Unfortunately, there are other forces at work. Too often, media representations of people of color have overtly, subtly, and deeply denigrated the image of potential for success. This seemingly alien potential gets transported within, as otherwise talented young people reject the idea of their own promise. This is most painfully felt in addressing the loss of potential among marginalized black males. Students in the Hunter College CUNY Black Male Initiative have spoken of the program as their safe space to be smart. In other settings, they cannot have the same conversations or envision their real dreams. In the communities they come from, the idea of having potential is swallowed up in the morass of economic, social, environmental and political challenges. Some say it is chipped away, by parents whose own aspirations have been shattered, unloving schools, or the resource starved and violent maze of real life survival.
Many of us, including Yvette Jackson, author of the Pedagogy of Confidence, believe that if you infuse students with a sense of confidence, a belief in themselves, and the notion that someone else believes in them too, they can and will do extraordinary things.

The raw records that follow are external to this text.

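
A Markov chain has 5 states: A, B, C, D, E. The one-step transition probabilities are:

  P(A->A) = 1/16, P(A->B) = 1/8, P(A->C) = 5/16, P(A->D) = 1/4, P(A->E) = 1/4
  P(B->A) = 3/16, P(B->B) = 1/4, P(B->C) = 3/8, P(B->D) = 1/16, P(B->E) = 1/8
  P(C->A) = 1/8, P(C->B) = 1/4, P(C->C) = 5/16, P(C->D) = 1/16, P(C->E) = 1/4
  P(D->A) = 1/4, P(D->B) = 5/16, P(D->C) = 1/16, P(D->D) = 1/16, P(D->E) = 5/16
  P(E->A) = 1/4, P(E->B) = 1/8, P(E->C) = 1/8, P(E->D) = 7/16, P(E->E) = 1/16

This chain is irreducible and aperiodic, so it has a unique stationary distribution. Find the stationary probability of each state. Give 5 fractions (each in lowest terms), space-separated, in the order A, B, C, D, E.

The stationary distribution satisfies pi = pi * P, i.e.:
  pi_A = 1/16*pi_A + 3/16*pi_B + 1/8*pi_C + 1/4*pi_D + 1/4*pi_E
  pi_B = 1/8*pi_A + 1/4*pi_B + 1/4*pi_C + 5/16*pi_D + 1/8*pi_E
  pi_C = 5/16*pi_A + 3/8*pi_B + 5/16*pi_C + 1/16*pi_D + 1/8*pi_E
  pi_D = 1/4*pi_A + 1/16*pi_B + 1/16*pi_C + 1/16*pi_D + 7/16*pi_E
  pi_E = 1/4*pi_A + 1/8*pi_B + 1/4*pi_C + 5/16*pi_D + 1/16*pi_E
with normalization: pi_A + pi_B + pi_C + pi_D + pi_E = 1.

Using the first 4 balance equations plus normalization, the linear system A*pi = b is:
  [-15/16, 3/16, 1/8, 1/4, 1/4] . pi = 0
  [1/8, -3/4, 1/4, 5/16, 1/8] . pi = 0
  [5/16, 3/8, -11/16, 1/16, 1/8] . pi = 0
  [1/4, 1/16, 1/16, -15/16, 7/16] . pi = 0
  [1, 1, 1, 1, 1] . pi = 1

Solving yields:
  pi_A = 4543/26219
  pi_B = 16855/78657
  pi_C = 19411/78657
  pi_D = 4426/26219
  pi_E = 15484/78657

Verification (pi * P):
  4543/26219*1/16 + 16855/78657*3/16 + 19411/78657*1/8 + 4426/26219*1/4 + 15484/78657*1/4 = 4543/26219 = pi_A  (ok)
  4543/26219*1/8 + 16855/78657*1/4 + 19411/78657*1/4 + 4426/26219*5/16 + 15484/78657*1/8 = 16855/78657 = pi_B  (ok)
  4543/26219*5/16 + 16855/78657*3/8 + 19411/78657*5/16 + 4426/26219*1/16 + 15484/78657*1/8 = 19411/78657 = pi_C  (ok)
  4543/26219*1/4 + 16855/78657*1/16 + 19411/78657*1/16 + 4426/26219*1/16 + 15484/78657*7/16 = 4426/26219 = pi_D  (ok)
  4543/26219*1/4 + 16855/78657*1/8 + 19411/78657*1/4 + 4426/26219*5/16 + 15484/78657*1/16 = 15484/78657 = pi_E  (ok)

Answer: 4543/26219 16855/78657 19411/78657 4426/26219 15484/78657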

These students can overcome the challenges they face in growing up and stretch towards their potential. We have seen it over and over. I saw the light shining in his eyes when a young black man was accepted into an honors program that he never envisioned for himself. He is brilliant but did not know how much, or that he belonged in a community of other brilliant people. He has now won a prestigious research grant. When you take action, and say heartfelt words—“you can do this. Let me show you how…,” miracles happen.
We all have potential far greater than most of us imagine. For some of us, the threshold of imagining is lower than for others. Our national crisis of educational performance is not about potential, it is truly a crisis of confidence.